8 percent of food items in market unfit for consumption

Published On: August 4, 2021 01:18 PM NPT By: Dilip Poudel


KATHMANDU, August 4: Eight percent of the daily necessities sold and distributed in the market have been found unfit for human consumption. This was found through tests conducted by the Department of Food Technology and Quality Control (DFTQC) by collecting samples of food items being sold in the market.

In the tests conducted by the department by collecting 2,834 samples across the country, 7.7 percent food samples were found to be unfit for human consumption. According to the department, food items including food grains, oil, milk and dairy products, tea, spices, drinking water, biscuits, bhujia, dalmot, pulses, cashews, raisins, rice, beer and chilli powder were found to be of low quality.

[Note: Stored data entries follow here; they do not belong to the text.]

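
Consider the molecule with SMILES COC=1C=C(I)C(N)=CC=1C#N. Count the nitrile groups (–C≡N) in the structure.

The nitrile motif appears at heavy-atom position 11 in the SMILES.
Other groups present: 1 ether, 1 primary amine.
Nitrile count: 1.

1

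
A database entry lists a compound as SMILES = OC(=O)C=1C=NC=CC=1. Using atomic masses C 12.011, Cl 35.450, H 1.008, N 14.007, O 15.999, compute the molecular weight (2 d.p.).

First, the molecular formula is C6H5NO2 (counting implicit H from valence).
  C: 6 × 12.011 = 72.066
  H: 5 × 1.008 = 5.040
  N: 1 × 14.007 = 14.007
  O: 2 × 15.999 = 31.998
Sum: 6×12.011 + 5×1.008 + 1×14.007 + 2×15.999 = 123.111 → 123.11 g/mol.

123.11 g/mol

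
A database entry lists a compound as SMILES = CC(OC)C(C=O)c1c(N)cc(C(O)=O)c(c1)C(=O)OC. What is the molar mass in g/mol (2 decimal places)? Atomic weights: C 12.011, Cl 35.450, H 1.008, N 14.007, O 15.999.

295.29 g/mol

First, the molecular formula is C14H17NO6 (counting implicit H from valence).
  C: 14 × 12.011 = 168.154
  H: 17 × 1.008 = 17.136
  N: 1 × 14.007 = 14.007
  O: 6 × 15.999 = 95.994
Sum: 14×12.011 + 17×1.008 + 1×14.007 + 6×15.999 = 295.291 → 295.29 g/mol.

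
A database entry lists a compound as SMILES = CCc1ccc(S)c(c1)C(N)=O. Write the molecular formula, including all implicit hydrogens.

C9H11NOS

Walk through each heavy atom and fill implicit hydrogens from standard valence (C 4, N 3, O 2, S 2, halogen 1); for lowercase aromatic atoms, an aromatic c carries 1 H when it has two neighbours and 0 H with three, and aromatic n carries 0 H:
  atom 1: C, bond orders sum to 1 (valence 4) → 3 H
  atom 2: C, bond orders sum to 2 (valence 4) → 2 H
  atom 3: aromatic c, 3 neighbours → 0 H
  atom 4: aromatic c, 2 neighbours → 1 H
  atom 5: aromatic c, 2 neighbours → 1 H
  atom 6: aromatic c, 3 neighbours → 0 H
  atom 7: S, bond orders sum to 1 (valence 2) → 1 H
  atom 8: aromatic c, 3 neighbours → 0 H
  atom 9: aromatic c, 2 neighbours → 1 H
  atom 10: C, bond orders sum to 4 (valence 4) → 0 H
  atom 11: N, bond orders sum to 1 (valence 3) → 2 H
  atom 12: O, bond orders sum to 2 (valence 2) → 0 H
Totals → C:9, H:11, N:1, O:1, S:1.
In Hill order: C9H11NOS.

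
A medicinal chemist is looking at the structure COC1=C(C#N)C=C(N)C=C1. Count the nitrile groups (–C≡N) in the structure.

1

The nitrile motif appears at heavy-atom position 5 in the SMILES.
Other groups present: 1 ether, 1 primary amine.
Nitrile count: 1.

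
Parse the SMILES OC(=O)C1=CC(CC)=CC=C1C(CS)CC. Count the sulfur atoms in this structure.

Scan the SMILES for S atoms (remember two-letter symbols like Cl and Br are single atoms).
Sulfur count: 1.

1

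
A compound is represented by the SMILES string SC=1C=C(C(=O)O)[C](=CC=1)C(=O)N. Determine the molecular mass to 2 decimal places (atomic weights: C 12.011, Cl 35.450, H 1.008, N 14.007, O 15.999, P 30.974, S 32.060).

First, the molecular formula is C8H7NO3S (counting implicit H from valence).
  C: 8 × 12.011 = 96.088
  H: 7 × 1.008 = 7.056
  N: 1 × 14.007 = 14.007
  O: 3 × 15.999 = 47.997
  S: 1 × 32.060 = 32.060
Sum: 8×12.011 + 7×1.008 + 1×14.007 + 3×15.999 + 1×32.060 = 197.208 → 197.21 g/mol.

197.21 g/mol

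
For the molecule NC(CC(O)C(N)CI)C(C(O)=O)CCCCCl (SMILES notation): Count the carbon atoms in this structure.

Count every carbon token in the SMILES (each C, including those in ring-closure positions and inside branches).
Carbon count: 11.

11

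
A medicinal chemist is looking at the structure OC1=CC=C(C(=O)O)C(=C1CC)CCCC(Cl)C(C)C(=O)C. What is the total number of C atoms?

Count every carbon token in the SMILES (each C, including those in ring-closure positions and inside branches).
Carbon count: 17.

17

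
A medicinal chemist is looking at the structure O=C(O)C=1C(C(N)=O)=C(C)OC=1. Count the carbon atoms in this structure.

7

Count every carbon token in the SMILES (each C, including those in ring-closure positions and inside branches).
Carbon count: 7.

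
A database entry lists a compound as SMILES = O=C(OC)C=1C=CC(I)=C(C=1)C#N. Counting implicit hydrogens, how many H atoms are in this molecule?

6

Walk through each heavy atom and fill implicit hydrogens from standard valence (C 4, N 3, O 2, S 2, halogen 1):
  atom 1: O, bond orders sum to 2 (valence 2) → 0 H
  atom 2: C, bond orders sum to 4 (valence 4) → 0 H
  atom 3: O, bond orders sum to 2 (valence 2) → 0 H
  atom 4: C, bond orders sum to 1 (valence 4) → 3 H
  atom 5: C, bond orders sum to 4 (valence 4) → 0 H
  atom 6: C, bond orders sum to 3 (valence 4) → 1 H
  atom 7: C, bond orders sum to 3 (valence 4) → 1 H
  atom 8: C, bond orders sum to 4 (valence 4) → 0 H
  atom 9: I (halogen, monovalent) → 0 H
  atom 10: C, bond orders sum to 4 (valence 4) → 0 H
  atom 11: C, bond orders sum to 3 (valence 4) → 1 H
  atom 12: C, bond orders sum to 4 (valence 4) → 0 H
  atom 13: N, bond orders sum to 3 (valence 3) → 0 H
Total hydrogens: 6.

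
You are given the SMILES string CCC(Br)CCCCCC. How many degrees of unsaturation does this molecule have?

Molecular formula: C9H19Br.
DoU = (2C + 2 + N − H − X) / 2, where X is the halogen count and O/S are ignored.
    = (2·9 + 2 + 0 − 19 − 1) / 2 = 0 / 2 = 0.

0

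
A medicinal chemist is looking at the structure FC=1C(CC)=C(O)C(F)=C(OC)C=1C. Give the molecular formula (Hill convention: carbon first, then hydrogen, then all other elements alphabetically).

C10H12F2O2

Walk through each heavy atom and fill implicit hydrogens from standard valence (C 4, N 3, O 2, S 2, halogen 1):
  atom 1: F (halogen, monovalent) → 0 H
  atom 2: C, bond orders sum to 4 (valence 4) → 0 H
  atom 3: C, bond orders sum to 4 (valence 4) → 0 H
  atom 4: C, bond orders sum to 2 (valence 4) → 2 H
  atom 5: C, bond orders sum to 1 (valence 4) → 3 H
  atom 6: C, bond orders sum to 4 (valence 4) → 0 H
  atom 7: O, bond orders sum to 1 (valence 2) → 1 H
  atom 8: C, bond orders sum to 4 (valence 4) → 0 H
  atom 9: F (halogen, monovalent) → 0 H
  atom 10: C, bond orders sum to 4 (valence 4) → 0 H
  atom 11: O, bond orders sum to 2 (valence 2) → 0 H
  atom 12: C, bond orders sum to 1 (valence 4) → 3 H
  atom 13: C, bond orders sum to 4 (valence 4) → 0 H
  atom 14: C, bond orders sum to 1 (valence 4) → 3 H
Totals → C:10, H:12, F:2, O:2.
In Hill order: C10H12F2O2.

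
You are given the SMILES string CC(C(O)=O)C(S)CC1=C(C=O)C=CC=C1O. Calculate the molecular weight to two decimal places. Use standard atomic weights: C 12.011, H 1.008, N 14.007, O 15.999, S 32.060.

First, the molecular formula is C12H14O4S (counting implicit H from valence).
  C: 12 × 12.011 = 144.132
  H: 14 × 1.008 = 14.112
  O: 4 × 15.999 = 63.996
  S: 1 × 32.060 = 32.060
Sum: 12×12.011 + 14×1.008 + 4×15.999 + 1×32.060 = 254.300 → 254.30 g/mol.

254.30 g/mol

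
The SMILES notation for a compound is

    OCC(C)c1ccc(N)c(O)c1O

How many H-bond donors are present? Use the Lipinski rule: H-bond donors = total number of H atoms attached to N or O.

5

Donors: find every N or O and count the H atoms it carries.
  atom 1 (O): bond orders sum to 1 → 1 H
  atom 9 (N): bond orders sum to 1 → 2 H
  atom 11 (O): bond orders sum to 1 → 1 H
  atom 13 (O): bond orders sum to 1 → 1 H
Lipinski HBD = 5.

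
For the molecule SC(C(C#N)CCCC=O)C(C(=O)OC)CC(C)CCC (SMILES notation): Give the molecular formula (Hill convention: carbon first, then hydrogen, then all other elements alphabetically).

Walk through each heavy atom and fill implicit hydrogens from standard valence (C 4, N 3, O 2, S 2, halogen 1):
  atom 1: S, bond orders sum to 1 (valence 2) → 1 H
  atom 2: C, bond orders sum to 3 (valence 4) → 1 H
  atom 3: C, bond orders sum to 3 (valence 4) → 1 H
  atom 4: C, bond orders sum to 4 (valence 4) → 0 H
  atom 5: N, bond orders sum to 3 (valence 3) → 0 H
  atom 6: C, bond orders sum to 2 (valence 4) → 2 H
  atom 7: C, bond orders sum to 2 (valence 4) → 2 H
  atom 8: C, bond orders sum to 2 (valence 4) → 2 H
  atom 9: C, bond orders sum to 3 (valence 4) → 1 H
  atom 10: O, bond orders sum to 2 (valence 2) → 0 H
  atom 11: C, bond orders sum to 3 (valence 4) → 1 H
  atom 12: C, bond orders sum to 4 (valence 4) → 0 H
  atom 13: O, bond orders sum to 2 (valence 2) → 0 H
  atom 14: O, bond orders sum to 2 (valence 2) → 0 H
  atom 15: C, bond orders sum to 1 (valence 4) → 3 H
  atom 16: C, bond orders sum to 2 (valence 4) → 2 H
  atom 17: C, bond orders sum to 3 (valence 4) → 1 H
  atom 18: C, bond orders sum to 1 (valence 4) → 3 H
  atom 19: C, bond orders sum to 2 (valence 4) → 2 H
  atom 20: C, bond orders sum to 2 (valence 4) → 2 H
  atom 21: C, bond orders sum to 1 (valence 4) → 3 H
Totals → C:16, H:27, N:1, O:3, S:1.
In Hill order: C16H27NO3S.

C16H27NO3S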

Mohan Krishna Maharjan, spokesperson for the department, said that out of 2,834 samples, 219 samples were found to be unfit for consumption. The department has stated that action has been taken against the production and sale of low quality and contaminated goods which are against the Food Act and rules. "We will file a case under the Food Act against those selling contaminated and low-quality food items," Maharjan said. “The production by 97 industries producing sub-standard food items has been stopped.”

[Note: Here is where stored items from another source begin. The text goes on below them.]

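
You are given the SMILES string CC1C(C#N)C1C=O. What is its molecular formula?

C6H7NO

Walk through each heavy atom and fill implicit hydrogens from standard valence (C 4, N 3, O 2, S 2, halogen 1):
  atom 1: C, bond orders sum to 1 (valence 4) → 3 H
  atom 2: C, bond orders sum to 3 (valence 4) → 1 H
  atom 3: C, bond orders sum to 3 (valence 4) → 1 H
  atom 4: C, bond orders sum to 4 (valence 4) → 0 H
  atom 5: N, bond orders sum to 3 (valence 3) → 0 H
  atom 6: C, bond orders sum to 3 (valence 4) → 1 H
  atom 7: C, bond orders sum to 3 (valence 4) → 1 H
  atom 8: O, bond orders sum to 2 (valence 2) → 0 H
Totals → C:6, H:7, N:1, O:1.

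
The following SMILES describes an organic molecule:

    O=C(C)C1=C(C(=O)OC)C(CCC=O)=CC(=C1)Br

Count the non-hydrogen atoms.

Every atom symbol written in the SMILES (organic subset) is one heavy atom; implicit H are not written.
Heavy atoms by element → Br:1, C:13, O:4.
Total: 18.

18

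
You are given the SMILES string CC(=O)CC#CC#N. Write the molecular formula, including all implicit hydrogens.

Walk through each heavy atom and fill implicit hydrogens from standard valence (C 4, N 3, O 2, S 2, halogen 1):
  atom 1: C, bond orders sum to 1 (valence 4) → 3 H
  atom 2: C, bond orders sum to 4 (valence 4) → 0 H
  atom 3: O, bond orders sum to 2 (valence 2) → 0 H
  atom 4: C, bond orders sum to 2 (valence 4) → 2 H
  atom 5: C, bond orders sum to 4 (valence 4) → 0 H
  atom 6: C, bond orders sum to 4 (valence 4) → 0 H
  atom 7: C, bond orders sum to 4 (valence 4) → 0 H
  atom 8: N, bond orders sum to 3 (valence 3) → 0 H
Totals → C:6, H:5, N:1, O:1.

C6H5NO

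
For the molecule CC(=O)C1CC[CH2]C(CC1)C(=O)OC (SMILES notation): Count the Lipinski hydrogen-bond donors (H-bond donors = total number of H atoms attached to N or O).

Donors: find every N or O and count the H atoms it carries.
  atom 3 (O): bond orders sum to 2 → 0 H
  atom 12 (O): bond orders sum to 2 → 0 H
  atom 13 (O): bond orders sum to 2 → 0 H
Lipinski HBD = 0.

0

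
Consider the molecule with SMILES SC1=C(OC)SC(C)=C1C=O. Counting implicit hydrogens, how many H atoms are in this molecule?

Walk through each heavy atom and fill implicit hydrogens from standard valence (C 4, N 3, O 2, S 2, halogen 1):
  atom 1: S, bond orders sum to 1 (valence 2) → 1 H
  atom 2: C, bond orders sum to 4 (valence 4) → 0 H
  atom 3: C, bond orders sum to 4 (valence 4) → 0 H
  atom 4: O, bond orders sum to 2 (valence 2) → 0 H
  atom 5: C, bond orders sum to 1 (valence 4) → 3 H
  atom 6: S, bond orders sum to 2 (valence 2) → 0 H
  atom 7: C, bond orders sum to 4 (valence 4) → 0 H
  atom 8: C, bond orders sum to 1 (valence 4) → 3 H
  atom 9: C, bond orders sum to 4 (valence 4) → 0 H
  atom 10: C, bond orders sum to 3 (valence 4) → 1 H
  atom 11: O, bond orders sum to 2 (valence 2) → 0 H
Total hydrogens: 8.

8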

The department tested 747 food and pulses items, 382 oil and ghee items, 299 fruit and vegetable items, 266 spices items, 124 tea and coffee items, 206 milk and dairy product items and 165 items of treated drinking water, 90 samples of confectionery were collected and tested. Of the cases filed against the production of non-consumable and low quality food items, 16 percent are for drinking water, 13 percent for bakery and biscuits, 11 percent for oil and ghee, seven percent for noodles and spices, five percent for dalmoth and four percent for pulses.

According to the department, 40 percent of the cases filed were of low quality, 26 percent were related to production and sale of contaminated food, 26 percent were inconsistent with labels and about eight percent cases were related to violation of food act, rules and regulations.

The department has been monitoring the market not only in Kathmandu but also through its regional offices. The department has stated that not only domestic products but also consumer goods imported from abroad have been found non-consumable.

The department has banned the import of 23 types of food items imported from different countries after they were proved to be inedible. The imported goods are tested at the department's laboratory at the customs checkpoint, said Upendra Ray, director general of the department. "We test food items entering Nepal. We stop the import of sub-standard goods and destroy them right there.”

The department claimed that the quality of food in the market has improved compared to the past. Director general of the department, Ray, said that the quality of drinking water, milk and other commodities has improved. "We have repeatedly called the producers to discuss the issue of quality improvement," said Ray. "It is gradually improving."

Consumer rights activists say that strict action should be taken against the producers and sellers who produce and sell non-consumable items. President of the Consumer Rights Investigation Forum Madhav Timilsina said that even if some producers are sued, they should still be strict. "Expired food items are repackaged and sold," he said. "Strict action should be taken by making the monitoring effective."